Avukat Yaman, çocuklara kurgulanmış ifade verdirildiğini öne sürerek, konuşmasını şöyle sürdürdü:
“Olay sırasında yaşanan boğuşmada silah gelişigüzel patlamıştır. Ortada boğuşma yoktur. Kriminal rapor da bunu söylemektedir. Otopsi raporunda ‘boğuşma var’ denilmiştir. Bu nedenle, otopsi raporuna değil, kriminal rapora itibar edilmelidir. Ortada kast vardır. Maktul içeri girer girmez sanık doğrudan kalbi bölgesine hedef alarak ateş etmiştir. Ortada ‘eşe karşı, kasten tasarlayarak öldürme’ fiili vardır. Tahrik uygulanacak ise de üst sınırdan değil, alt sınırdan uygulanması gerekir.”
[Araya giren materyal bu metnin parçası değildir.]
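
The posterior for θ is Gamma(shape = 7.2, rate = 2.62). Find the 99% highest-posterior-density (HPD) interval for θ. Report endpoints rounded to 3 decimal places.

[0.666, 5.779]

The posterior is unimodal and skewed, so the HPD interval has equal density at both endpoints and is the shortest 99% interval.
Solving f(0.666) = f(5.779) with F(5.779) − F(0.666) = 0.99 gives [0.666, 5.779].
For comparison, the equal-tailed interval is [0.817, 6.090]; the HPD is narrower and shifted toward the mode.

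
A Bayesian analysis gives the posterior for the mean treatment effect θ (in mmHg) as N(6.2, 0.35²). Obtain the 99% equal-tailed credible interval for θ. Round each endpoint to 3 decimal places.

[5.298, 7.102]

The posterior is symmetric, so the 99% equal-tailed interval is θ = 6.2 ± z·0.35 with z = 2.576.
Half-width: 2.576 × 0.35 = 0.902.
6.2 − 0.902 = 5.298; 6.2 + 0.902 = 7.102.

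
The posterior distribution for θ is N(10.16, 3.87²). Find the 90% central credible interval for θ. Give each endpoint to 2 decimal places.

[3.79, 16.53]

The posterior is symmetric, so the 90% equal-tailed interval is θ = 10.16 ± z·3.87 with z = 1.645.
Half-width: 1.645 × 3.87 = 6.37.
10.16 − 6.37 = 3.79; 10.16 + 6.37 = 16.53.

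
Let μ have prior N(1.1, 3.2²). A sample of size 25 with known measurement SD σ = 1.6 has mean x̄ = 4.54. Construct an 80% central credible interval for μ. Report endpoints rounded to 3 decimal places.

[4.098, 4.914]

Posterior precision = 1/3.2² + 25/1.6² = 0.0977 + 9.7656 = 9.8633, so posterior SD = 0.3184.
Posterior mean = (1.1/3.2² + 25·4.54/1.6²) / 9.8633 = 4.5059.
Interval: 4.5059 ± 1.282 × 0.3184 → [4.098, 4.914].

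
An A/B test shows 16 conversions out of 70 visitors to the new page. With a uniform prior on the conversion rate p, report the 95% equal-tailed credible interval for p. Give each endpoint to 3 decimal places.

Posterior: Beta(1+16, 1+54) = Beta(17, 55).
Equal-tailed 95% interval: the 0.025 and 0.975 quantiles of Beta(17, 55).
Posterior mean ≈ 0.236, SD ≈ 0.050; a Normal approximation gives roughly [0.139, 0.334].
Exact: F⁻¹(0.025) = 0.146; F⁻¹(0.975) = 0.340.

[0.146, 0.340]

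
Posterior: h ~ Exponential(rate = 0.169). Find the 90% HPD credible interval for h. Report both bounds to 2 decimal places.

[0.00, 13.62]

The exponential density is strictly decreasing on [0, ∞), so the HPD interval is anchored at 0: [0, q] with P(h ≤ q) = 0.90.
q = −ln(1 − 0.90) / 0.169 = 2.3026 / 0.169 = 13.62.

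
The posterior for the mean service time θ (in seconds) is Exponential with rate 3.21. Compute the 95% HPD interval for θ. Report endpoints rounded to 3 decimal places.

The exponential density is strictly decreasing on [0, ∞), so the HPD interval is anchored at 0: [0, q] with P(θ ≤ q) = 0.95.
q = −ln(1 − 0.95) / 3.21 = 2.9957 / 3.21 = 0.933.

[0.000, 0.933]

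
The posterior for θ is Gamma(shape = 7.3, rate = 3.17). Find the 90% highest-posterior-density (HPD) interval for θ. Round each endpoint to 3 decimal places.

The posterior is unimodal and skewed, so the HPD interval has equal density at both endpoints and is the shortest 90% interval.
Solving f(0.942) = f(3.614) with F(3.614) − F(0.942) = 0.90 gives [0.942, 3.614].
For comparison, the equal-tailed interval is [1.102, 3.860]; the HPD is narrower and shifted toward the mode.

[0.942, 3.614]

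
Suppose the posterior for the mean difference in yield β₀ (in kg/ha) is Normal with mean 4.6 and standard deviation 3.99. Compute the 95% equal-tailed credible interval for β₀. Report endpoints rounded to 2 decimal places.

The posterior is symmetric, so the 95% equal-tailed interval is β₀ = 4.6 ± z·3.99 with z = 1.960.
Half-width: 1.960 × 3.99 = 7.82.
4.6 − 7.82 = -3.22; 4.6 + 7.82 = 12.42.

[-3.22, 12.42]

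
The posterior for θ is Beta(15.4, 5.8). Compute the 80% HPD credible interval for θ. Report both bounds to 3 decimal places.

[0.616, 0.858]

The posterior is unimodal and skewed, so the HPD interval has equal density at both endpoints and is the shortest 80% interval.
Solving f(0.616) = f(0.858) with F(0.858) − F(0.616) = 0.80 gives [0.616, 0.858].
For comparison, the equal-tailed interval is [0.599, 0.844]; the HPD is narrower and shifted toward the mode.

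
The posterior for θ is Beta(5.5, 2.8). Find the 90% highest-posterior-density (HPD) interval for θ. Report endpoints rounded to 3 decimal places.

The posterior is unimodal and skewed, so the HPD interval has equal density at both endpoints and is the shortest 90% interval.
Solving f(0.420) = f(0.918) with F(0.918) − F(0.420) = 0.90 gives [0.420, 0.918].
For comparison, the equal-tailed interval is [0.385, 0.893]; the HPD is narrower and shifted toward the mode.

[0.420, 0.918]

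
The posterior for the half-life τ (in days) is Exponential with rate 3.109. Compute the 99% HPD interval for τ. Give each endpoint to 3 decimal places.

[0.000, 1.481]

The exponential density is strictly decreasing on [0, ∞), so the HPD interval is anchored at 0: [0, q] with P(τ ≤ q) = 0.99.
q = −ln(1 − 0.99) / 3.109 = 4.6052 / 3.109 = 1.481.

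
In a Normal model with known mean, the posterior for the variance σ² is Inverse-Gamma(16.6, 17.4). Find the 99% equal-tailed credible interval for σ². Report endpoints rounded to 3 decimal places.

Inverse-Gamma(16.6, 17.4) quantiles: F⁻¹(0.005) and F⁻¹(0.995).
Equivalently, 1/σ² ~ Gamma(16.6, rate = 17.4); invert its 0.995 and 0.005 quantiles.
Posterior mean ≈ 1.115, SD ≈ 0.292; a Normal approximation gives roughly [0.363, 1.867].
Exact: lower = 0.601; upper = 2.182.

[0.601, 2.182]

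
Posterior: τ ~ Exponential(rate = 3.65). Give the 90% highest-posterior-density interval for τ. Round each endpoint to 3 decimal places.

[0.000, 0.631]

The exponential density is strictly decreasing on [0, ∞), so the HPD interval is anchored at 0: [0, q] with P(τ ≤ q) = 0.90.
q = −ln(1 − 0.90) / 3.65 = 2.3026 / 3.65 = 0.631.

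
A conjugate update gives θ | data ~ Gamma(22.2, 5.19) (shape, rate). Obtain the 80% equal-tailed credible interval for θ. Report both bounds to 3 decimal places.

Posterior: Gamma(shape 22.2, rate 5.19).
Equal-tailed 80% interval: Gamma(22.2, 5.19) quantiles at 0.1 and 0.9.
Posterior mean ≈ 4.277, SD ≈ 0.908; a Normal approximation gives roughly [3.114, 5.441].
Exact: lower = 3.163; upper = 5.474.

[3.163, 5.474]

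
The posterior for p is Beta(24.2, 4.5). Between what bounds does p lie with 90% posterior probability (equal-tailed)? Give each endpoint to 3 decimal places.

Posterior: Beta(24.2, 4.5).
Equal-tailed 90% interval: the 0.05 and 0.95 quantiles of Beta(24.2, 4.5).
Posterior mean ≈ 0.843, SD ≈ 0.067; a Normal approximation gives roughly [0.733, 0.953].
Exact: F⁻¹(0.05) = 0.721; F⁻¹(0.95) = 0.938.

[0.721, 0.938]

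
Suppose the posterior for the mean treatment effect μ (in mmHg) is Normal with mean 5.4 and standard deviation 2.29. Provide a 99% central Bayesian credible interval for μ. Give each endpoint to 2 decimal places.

The posterior is symmetric, so the 99% equal-tailed interval is μ = 5.4 ± z·2.29 with z = 2.576.
Half-width: 2.576 × 2.29 = 5.90.
5.4 − 5.90 = -0.50; 5.4 + 5.90 = 11.30.

[-0.50, 11.30]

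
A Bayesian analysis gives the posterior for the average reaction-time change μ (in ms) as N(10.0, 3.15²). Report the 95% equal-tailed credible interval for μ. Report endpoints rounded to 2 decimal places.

The posterior is symmetric, so the 95% equal-tailed interval is μ = 10.0 ± z·3.15 with z = 1.960.
Half-width: 1.960 × 3.15 = 6.17.
10.0 − 6.17 = 3.83; 10.0 + 6.17 = 16.17.

[3.83, 16.17]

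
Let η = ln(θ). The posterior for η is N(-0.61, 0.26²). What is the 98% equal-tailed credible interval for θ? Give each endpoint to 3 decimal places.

[0.297, 0.995]

On the log scale the 98% interval is -0.61 ± 2.326 × 0.26 = [-1.2149, -0.0051].
Exponentiate: [e^-1.2149, e^-0.0051] = [0.297, 0.995].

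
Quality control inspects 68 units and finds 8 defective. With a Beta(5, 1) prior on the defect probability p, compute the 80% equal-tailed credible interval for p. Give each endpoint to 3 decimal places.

[0.121, 0.234]

Posterior: Beta(5+8, 1+60) = Beta(13, 61).
Equal-tailed 80% interval: the 0.1 and 0.9 quantiles of Beta(13, 61).
Posterior mean ≈ 0.176, SD ≈ 0.044; a Normal approximation gives roughly [0.119, 0.232].
Exact: F⁻¹(0.1) = 0.121; F⁻¹(0.9) = 0.234.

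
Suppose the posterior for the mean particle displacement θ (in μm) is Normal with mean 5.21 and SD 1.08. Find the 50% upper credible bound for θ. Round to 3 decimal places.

5.210

Need U with P(θ ≤ U) = 0.50: U = 5.21 + z_{0.5}·1.08.
z = 0.000; U = 5.21 + 0.000 × 1.08 = 5.210.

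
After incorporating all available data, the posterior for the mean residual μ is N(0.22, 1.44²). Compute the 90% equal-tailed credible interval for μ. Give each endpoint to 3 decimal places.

The posterior is symmetric, so the 90% equal-tailed interval is μ = 0.22 ± z·1.44 with z = 1.645.
Half-width: 1.645 × 1.44 = 2.369.
0.22 − 2.369 = -2.149; 0.22 + 2.369 = 2.589.

[-2.149, 2.589]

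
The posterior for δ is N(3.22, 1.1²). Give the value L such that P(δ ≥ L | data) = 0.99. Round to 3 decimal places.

Need L with P(δ ≥ L) = 0.99: L = 3.22 − z_{0.01}·1.1.
z = 2.326; L = 3.22 − 2.326 × 1.1 = 0.661.

0.661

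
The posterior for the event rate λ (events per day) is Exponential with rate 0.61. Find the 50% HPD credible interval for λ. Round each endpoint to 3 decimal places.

[0.000, 1.136]

The exponential density is strictly decreasing on [0, ∞), so the HPD interval is anchored at 0: [0, q] with P(λ ≤ q) = 0.50.
q = −ln(1 − 0.50) / 0.61 = 0.6931 / 0.61 = 1.136.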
Melek İpek ise eşinin o gün ilk defa dövmediğini ifade ederek şöyle konuştu:
“Önceleri daha kısa dövüyordu. O gün çok daha farklıydı. İlk gece silahı ateşlediğinde mermi pencereye değil de bana isabet etseydi şu an ölmüş olacaktım. Banyoda ellerim kelepçeli yattığımda çocuklarımın sesini duyamamıştım. Onların öldüğünü düşündüm. O an Allah’a yalvardım. Beni çocuklarımın acısıyla sınamasın istedim. ‘Allah’ım çocuklarımın ölüsünü gösterme’ diye dua ettim. Ama çocuklarımın sesini duşunca mutlu oldum. O yaşadığım soğuğu unuttum. Sonrasında eşime beni öldürmesin diye yalvardım. Ben 14 yıl boyunca hayatımdan sessiz sedasız çıksın diye dua ettim. Çocuklar doğmadan önce kendimi öldürmeyi dahi denedim. Ama eşimin ölmesini aklımdan geçirmeyi bırakın, ölsün diye dua bile etmedim. Hep hayatımızdan çıksın diye bu zamana kadar sabrettim. Ben eşim öldüğü için de çok üzgünüm. Ama o gün silah patlamamış ve o ölmüş olmasaydı, çocuklarımla birlikte ben ölecektim. Şiddeti sadece bana değil, Melike’ye de uyguluyordu. Melike uzaklaştırma kararı aldırdığında yine şiddetini sürdürüyordu. Melike’nin vücudunda iz kalmasın istiyordu. Bu nedenle de güneş panelinde bulunan akü ile vücuduna elektrik vermek istiyordu. Melike’yi de benim aracılığımla yanına çekmek istiyordu. Ben Melike’ye de üzülüyordum.”
Tahliye kararını duyunca ağladı
Sanık Melek İpek’in avukatı Ahmet Onaran ise mütalaaya katıldıklarını belirterek, duruşma arasında sundukları 19 sayfadan oluşan yazılı beyanlarını tekrar ettiklerini söyledi. Melek İpek ise son sözünde, “Ben böyle olmasını hiç istemedim” dedi.
Mahkeme heyeti, verilen aranın ardından kararını açıkladı. Heyet, ‘meşru savunmada sınırın aşılması mazur görülebilecek bir heyecan, korku ve telaştan ileri gelmiş ise faile ceza verilmez’ hükmü gereğince Melek İpek’in tahliyesine karar verdi. Hakim karşısına çıktığı 3’üncü duruşmada 108 gün sonra tahliye kararı ile özgürlüğüne Kavuşan Melet İpek, hıçkırıklarla ağlayarak, mahkeme heyetine “Çok teşekkür ederim” dedi.